We discussed a lot of options. We agreed that a MRI or CT scan was not necessary at this point. Those diagnostic test are most appropriate when it’s clear a dog is going to need surgery or there are a lot of ups and downs in condition without them getting progressively better. Stem cell therapy, although a potential option, would be complicated, expensive, and there is no reasonable guarantee that it would help more than some of the other treatment options. I asked about treatment in a hyperbaric oxygen chamber to speed recovery but Dr. Eide said it was a) not available in Seattle that she knew of and b) better for severe neurological cases. The last two options might be worth exploring if Gretel doesn’t respond to less invasive treatments but not something you typically do right out of the gate.
This is the treatment regimen we settled on to help get Gretel healed and out on the trails again:
- Very strict crate rest for another 10 days (2 weeks total) to allow her disk to develop the hard covering over it
- Continuation of the predisone and tramadol, tapering off for another 15 days, to manage pain and inflammation
- Walks in the doggy stroller as often as I can (I’m shooting for daily)
- Cold laser therapy to start immediately and then 2 times a week for 4 weeks to reduce pain and inflammation and speed healing
- Acupuncture if I choose to help with the body’s healing process. The frequency would have to be determined by the practitioner – it’s not something they do at the Animal Surgical Clinic of Seattle – but could potentially be once a week for 4 weeks then as needed.
- Crate confinement for another 4 weeks if she is not receiving treatments or getting exercise in a very controlled environment like the clinic or home excercises.
- Walking on an underwater treadmill to start at 2 weeks, if Gretel’s condition starts to improve, to help maintain muscle mass and strength.
- A home program of exercises – exact program TBD – starting at the two-week mark if Gretel improves to help her improve things like her core strength and stability on her feet.
There are a few other things we are exploring but I don’t have enough information on them yet to share the details.
What challenges are we facing?
Having a plan feels wonderful. The thing is, a plan doesn’t always go the way you want.
Gretel may not progress in the way that they expect, leading to setbacks for us and further tests. One of my challenges will be to remain patient if I’m not seeing her progress as quickly as I would like.
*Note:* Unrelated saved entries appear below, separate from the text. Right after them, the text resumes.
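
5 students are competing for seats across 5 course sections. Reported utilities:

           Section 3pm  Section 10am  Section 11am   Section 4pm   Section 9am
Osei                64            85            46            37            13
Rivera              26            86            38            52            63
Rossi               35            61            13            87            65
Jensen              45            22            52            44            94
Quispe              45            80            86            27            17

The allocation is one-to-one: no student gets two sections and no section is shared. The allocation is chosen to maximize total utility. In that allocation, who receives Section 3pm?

Osei receives Section 3pm.

This is a one-to-one assignment (maximum-weight bipartite matching).
Optimal: Osei→Section 3pm (64 points), Rivera→Section 10am (86 points), Rossi→Section 4pm (87 points), Jensen→Section 9am (94 points), Quispe→Section 11am (86 points) — total 64+86+87+94+86 = 417 points.
Row-greedy (each student in turn takes its best remaining section) gives 332 points, worse by 85.
Every other assignment is strictly worse.
Osei's own top section is Section 10am (85 points), but forcing Osei→Section 10am and reassigning the rest optimally gives only 378 points — worse by 39.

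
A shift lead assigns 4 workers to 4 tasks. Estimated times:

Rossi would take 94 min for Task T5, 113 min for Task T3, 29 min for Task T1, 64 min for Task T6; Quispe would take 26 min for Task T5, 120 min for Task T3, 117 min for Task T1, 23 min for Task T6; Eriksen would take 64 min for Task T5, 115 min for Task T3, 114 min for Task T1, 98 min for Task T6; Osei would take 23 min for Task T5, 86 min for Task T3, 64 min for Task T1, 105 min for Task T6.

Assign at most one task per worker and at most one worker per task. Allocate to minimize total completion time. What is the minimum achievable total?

This is a one-to-one assignment (minimum-cost bipartite matching).
Optimal: Rossi→Task T1 (29 min), Quispe→Task T6 (23 min), Eriksen→Task T3 (115 min), Osei→Task T5 (23 min) — total 29+23+115+23 = 190 min.
Column-greedy (each task in turn goes to its cheapest remaining worker) gives 273 min, worse by 83.
Next-best assignment: Rossi→Task T1, Quispe→Task T6, Eriksen→Task T5, Osei→Task T3 = 202 min.
Every other assignment is strictly worse.

Min total: 190 min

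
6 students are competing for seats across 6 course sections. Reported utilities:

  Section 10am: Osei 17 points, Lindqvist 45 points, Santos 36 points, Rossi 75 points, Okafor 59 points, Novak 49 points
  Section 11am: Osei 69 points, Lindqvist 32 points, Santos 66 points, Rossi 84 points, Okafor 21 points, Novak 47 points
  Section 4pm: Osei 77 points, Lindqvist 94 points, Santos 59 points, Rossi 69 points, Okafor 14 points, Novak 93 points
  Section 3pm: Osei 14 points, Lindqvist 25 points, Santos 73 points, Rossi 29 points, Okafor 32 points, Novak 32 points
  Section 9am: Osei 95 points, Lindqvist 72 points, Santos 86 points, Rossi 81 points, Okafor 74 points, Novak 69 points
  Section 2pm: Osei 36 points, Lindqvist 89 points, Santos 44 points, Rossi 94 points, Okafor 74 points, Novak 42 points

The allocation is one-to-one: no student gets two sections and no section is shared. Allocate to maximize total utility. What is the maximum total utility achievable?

This is the linear assignment problem.
Optimal: Osei→Section 9am (95 points), Lindqvist→Section 2pm (89 points), Santos→Section 3pm (73 points), Rossi→Section 11am (84 points), Okafor→Section 10am (59 points), Novak→Section 4pm (93 points) — total 95+89+73+84+59+93 = 493 points.
Column-greedy (each section in turn goes to its best remaining student) gives 427 points, worse by 66.

Maximum total: 493 points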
Another challenge is the crate confinement and keeping Gretel mentally stimulated. Gretel is starting to feel better and it shows in her restlessness. Usually, you can quell and dog’s boredom with walks and games like tug or fetch. Gretel is confined to a crate though, and can’t tug on toys, so those options are out for us. There are puzzle games but Gretel likes to dig at, and contort her body, to get into them. That’s a no-go for her right now. The challenge for me will be to learn what kind of games you CAN play with a dog in a crate that will mentally stimulate them without the potential for physical injury. I have some ideas though.
Another challenge for us is what to do about her nails. Gretel’s nails have always grown fast. I need to clip them about ever 10 days to keep them from getting out of hand. Even with that, her quicks don’t move back so I can’t trim much off each time I do it. It’s more important now than ever to keep her nails as short as I can so they don’t interfere with her natural gait.
Well, she hates getting her nails done. By hate I mean turns into something from the Exorcist. It’s a physical struggle with her and it doesn’t matter whether I use clippers or a dremel. I can’t struggle with her when she is injured, and I certainly wouldn’t trust a groomer to do it (sometimes it’s easier if “not their owner” does it). The plan is for Dr. Eide to do it when we go in for hydrotherapy appointments but she can’t risk struggling with her either. If someone can’t get it done without a struggle, then I am not sure what we will do.
I’ll keep you posted on her progress, our challenges, and any other things that come up for us during this process. Hopefully Gretel will recover well and she WILL be out on the trails again later this summer.